We have also considered that in the present decision and one or two others the Tax Court may well be treating as special cases to be governed by rules of construction peculiar to them family trusts so created that husband and wife by separately granting each other powers over the enjoyment of trust property achieve essentially the same controls as would have resulted from reserving powers. Undoubtedly, in this connection as in others, domestic privacy and informality may effectively conceal understandings made and honored between husband and wife at variance with the formal and apparent aspects of family financial transactions. A bargain and exchange, within the meaning of the Lehman doctrine may exist, yet be unprovable. Moreover, regardless of any such bargain, there may be policy considerations favorable to legislation which for particular tax purposes would treat these crossed trusts of spouses like a single joint transaction with both spouses pro tanto transferors of the property over which each will thereafter have certain control. But, absent such legislation, when on the facts the conclusion is inescapable that each spouse by a distinct and bona fide transaction has dispensed of his own separate estate in accordance with his own personal desires and without receiving a quid pro quo from the other, we think a court cannot justifiably refuse to recognize each spouse as the real transferor of the trust he has formally created.

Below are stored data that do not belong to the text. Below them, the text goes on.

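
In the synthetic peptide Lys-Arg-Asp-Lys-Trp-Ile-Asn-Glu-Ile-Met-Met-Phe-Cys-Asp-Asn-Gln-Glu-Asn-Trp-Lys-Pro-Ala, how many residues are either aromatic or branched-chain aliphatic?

5

Aromatic: F, W, Y. Branched-chain aliphatic: I, L, V.
Aromatic residues here: Trp5, Phe12, Trp19 (3).
Branched-chain aliphatic residues here: Ile6, Ile9 (2).
The two groups share no amino acid, so total = 3 + 2 = 5.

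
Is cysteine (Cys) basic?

Lysine (K), arginine (R), and histidine (H) have basic, nitrogen-containing side chains.
Cysteine is not in this group.

No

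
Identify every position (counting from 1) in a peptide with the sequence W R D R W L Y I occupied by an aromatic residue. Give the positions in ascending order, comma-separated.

Phenylalanine (F), tryptophan (W), and tyrosine (Y) have aromatic ring side chains.
Matching residues: W1, W5, Y7.

1, 5, 7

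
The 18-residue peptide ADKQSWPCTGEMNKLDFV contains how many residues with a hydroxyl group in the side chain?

2

S, T, and Y are the three residues with a side-chain hydroxyl.
Matching residues: S5, T9.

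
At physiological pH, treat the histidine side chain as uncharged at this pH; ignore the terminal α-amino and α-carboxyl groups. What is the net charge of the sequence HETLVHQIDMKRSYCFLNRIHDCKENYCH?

0

The side chains ionized at physiological pH are Lys/Arg (+1) and Asp/Glu (−1); with His treated as neutral, nothing else contributes.
Positive (K, R): K11, R12, R19, K24 → +4.
Negative (D, E): E2, D9, D22, E25 → −4.
Net charge = (+4) + (−4) = 0.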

In the present case Mr. Newberry himself executed an operative indenture to transfer his own property in trust for the benefit of his children, pursuant to his personal desire to provide for their security. Of course, the total result of this transaction and the companion transaction of Mrs. Newberry, with each spouse granting a power to the other, could have been achieved by each spouse reserving a power in the trust he created. We have no doubt that the parties, advised by counsel, deliberately chose the alternative which appeared to entail the less burdensome tax consequences. But tax saving motivation does not justify the taxing authorities or the courts in nullifying, or disregarding, the taxpayer’s otherwise proper and bona fide choice among courses of action.

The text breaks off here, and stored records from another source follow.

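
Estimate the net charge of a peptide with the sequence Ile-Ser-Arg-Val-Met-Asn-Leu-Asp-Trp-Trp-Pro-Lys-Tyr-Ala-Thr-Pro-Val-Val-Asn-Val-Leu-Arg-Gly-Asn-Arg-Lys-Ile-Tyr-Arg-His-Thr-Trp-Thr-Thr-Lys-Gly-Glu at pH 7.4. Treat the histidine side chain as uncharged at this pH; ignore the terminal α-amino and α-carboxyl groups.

At pH ~7.4 the Lys and Arg side chains are protonated (+1), the Asp and Glu side chains are deprotonated (−1), and with His taken as neutral all other side chains carry no charge.
Positive (K, R): Arg3, Lys12, Arg22, Arg25, Lys26, Arg29, Lys35 → +7.
Negative (D, E): Asp8, Glu37 → −2.
Net charge = (+7) + (−2) = +5.

+5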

Finally, the Tax Court approved a deduction of $25,000 from the gross estate in anticipation of expenses of apportionment proceedings which its decision would necessitate. There will no longer be occasion for such proceedings or for the deduction.

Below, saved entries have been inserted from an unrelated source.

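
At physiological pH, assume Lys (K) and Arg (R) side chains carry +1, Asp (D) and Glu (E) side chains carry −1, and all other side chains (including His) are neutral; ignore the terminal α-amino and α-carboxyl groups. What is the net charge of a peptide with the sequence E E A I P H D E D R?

Positive (K, R): R10 → +1.
Negative (D, E): E1, E2, D7, E8, D9 → −5.
Net charge = (+1) + (−5) = −4.

-4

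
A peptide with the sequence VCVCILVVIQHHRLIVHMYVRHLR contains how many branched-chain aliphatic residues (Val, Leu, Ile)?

12

Matching residues: V1, V3, I5, L6, V7, V8, I9, L14, I15, V16, V20, L23.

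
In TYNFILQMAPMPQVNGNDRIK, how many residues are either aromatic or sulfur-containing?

4

Aromatic: F, W, Y. Sulfur-containing: C, M.
Aromatic residues here: Y2, F4 (2).
Sulfur-containing residues here: M8, M11 (2).
The two groups share no amino acid, so total = 2 + 2 = 4.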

The decisions of the Tax Court will be reversed and the cases remanded for the entry of dispositive orders consistent with this opinion. 
      
      . These were New Jersey trusts. Whether the trustee could have employed his power to shift beneficial interests for his own advantage is as a matter of law at least doubtful. See In re Bender’s Estate, 1937, 122 N.J.Eq. 192, 197, 192 A. 718, 721, affirmed, 1938, 123 N.J.Eq. 171, 196 A. 677; In re Kline, 1948, 142 N.J.Eq. 20, 59 A.2d 14. In any event it seems clear on the record that no such use of the power was intended or contemplated when the trusts were established. And it is agreed that amendments prior to decedent’s death precluded any such use of the power.
     
      
      . See 1 Paul, Federal Estate and Gift Taxation (1942) 310 f£.
     
      
      . Grace D. Sinclaire’s Estate, 1949, 13 T.C. 742; see Hall’s Estate, 1946, 6 T.C. 933, 939.
     
      
      . 1 Scott, Trusts (1939) § 156.3.
     
      
      . Followed in Hanauer’s Estate v. Commissioner, 2 Cir., 1945, 149 F.2d 857; Cole’s Estate v. Commissioner, 8 Cir., 1944, 140 F.2d 636, 151 A.L.R. 1139; Commissioner of Internal Revenue v. Warner, 9 Cir., 1942, 127 F.2d 913.
     
      
      . E. g. Orvis v. Higgins, 2 Cir., 1950, 180 F.2d 537; Cole’s Estate v. Commissioner, supra, note 5; Carrie S. Newberry, 1947, 6 T.C.M. 455, affirmed per curiam, 3 Cir., 1943, 172 F.2d 220; Eckhardt’s Estate, 1945, 5 T.C. 673.
     
      
      . The same approach and emphasis led the Tax Court to the same result where a third person had induced settlors separately to establish crossed trusts, one settlor not being advised what the other was doing. Samuel S. Lindsay’s Estate, 1943, 2 T.C. 174.
     
      
      . Particularly Werner A. Wieboldt, 1945, 5 T.C. 946; Carrie S. Newberry, supra, note 6.